Так что ты скажи Па, что я, если только он меня выцарапает отсюда, не стану больше грабить поезда, а начну писать рассказы, благо Портер рядом, научит.

Твой брат Эл Дженнингс, спасший тебя от верной смерти.

Это я не зря подчеркнул, давай и ты поворачивайся, помоги мне".

42

"Дорогой Ли!

Эти рассказы – последние, которые я решаюсь послать тебе для литературных агентств. Если и эти вернут, то, значит, надо переквалифицироваться в профессионального карикатуриста, сейчас люди белее охотно глядят смешные рисунки, чем читают грустные книги.

Я много думал над тем, каким псевдонимом подписать эти вещи. «Сидней», «Миллер», «Билл Бу», «Вилли Билл», настолько приелись литературным агентствам, что надо придумать нечто новое.
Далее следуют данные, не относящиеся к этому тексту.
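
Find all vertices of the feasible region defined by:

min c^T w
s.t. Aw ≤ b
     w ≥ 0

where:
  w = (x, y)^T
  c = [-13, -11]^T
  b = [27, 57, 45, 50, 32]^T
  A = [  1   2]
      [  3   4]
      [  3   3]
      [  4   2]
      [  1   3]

(0, 0), (12.5, 0), (10, 5), (6.5, 8.5), (0, 10.67)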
Знаешь, впервые я вспомнил отца, когда мне пришлось идти в карцер, а там был один креол, он к тому же плохо говорил по-английски и очень жаловался на боли в печени, но ему сказали, что он симулянт, и заточили в каземат – без хлеба и воды, на двое суток. Он потерял сознание, лежал бездыханный. Его отнесли в мертвецкую и бросили на лед. А утром он стал стонать. Его волосы, черные, с проседью, вросли в лед. Когда мы вытащили его наверх, в лазарет, он скончался. В каптерке я получил ящик с его вещами. Там были носки, старая рубашка, шляпа, проеденная молью, фотография древнего старика с надписью: «Дорогому сыну от беспутного Папы, прости меня, мальчик», и оловянное кольцо. Я пошел в администрацию, чтобы узнать домашний адрес креола, но мне сказали, что адреса нет, поскольку он жил с отцом, а тот вскоре после ареста сына умер от голода, так как креол был единственным кормильцем. Оказывается, он работал почтальоном; отец, которого он трепетно любил, страдал запойной болезнью, а в газетах напечатали объявление, что доктор Снайдерз умеет лечить алкоголиков. Креол заимообразно – до получки – взял чей-то денежный перевод на сорок два доллара и отвез отца к доктору Снайдерзу, но тот, конечно, ничего не смог сделать для старика, а сын угодил к нам в тюрьму на двенадцать месяцев и три недели. Он страшно бушевал, кричал и плакал, доказывая всем, что отец умрет без него, единственного кормильца, а надсмотрщики смеялись: «Не кормильца, а поильца!» Из-за того, что он бушевал, страшась за жизнь отца, ему то и дело давали наказания, а потом стали отправлять в карцер, и все дело кончилось смертью тридцатилетнего человека с густой сединой в курчавых, когда-то черных как смоль волосах.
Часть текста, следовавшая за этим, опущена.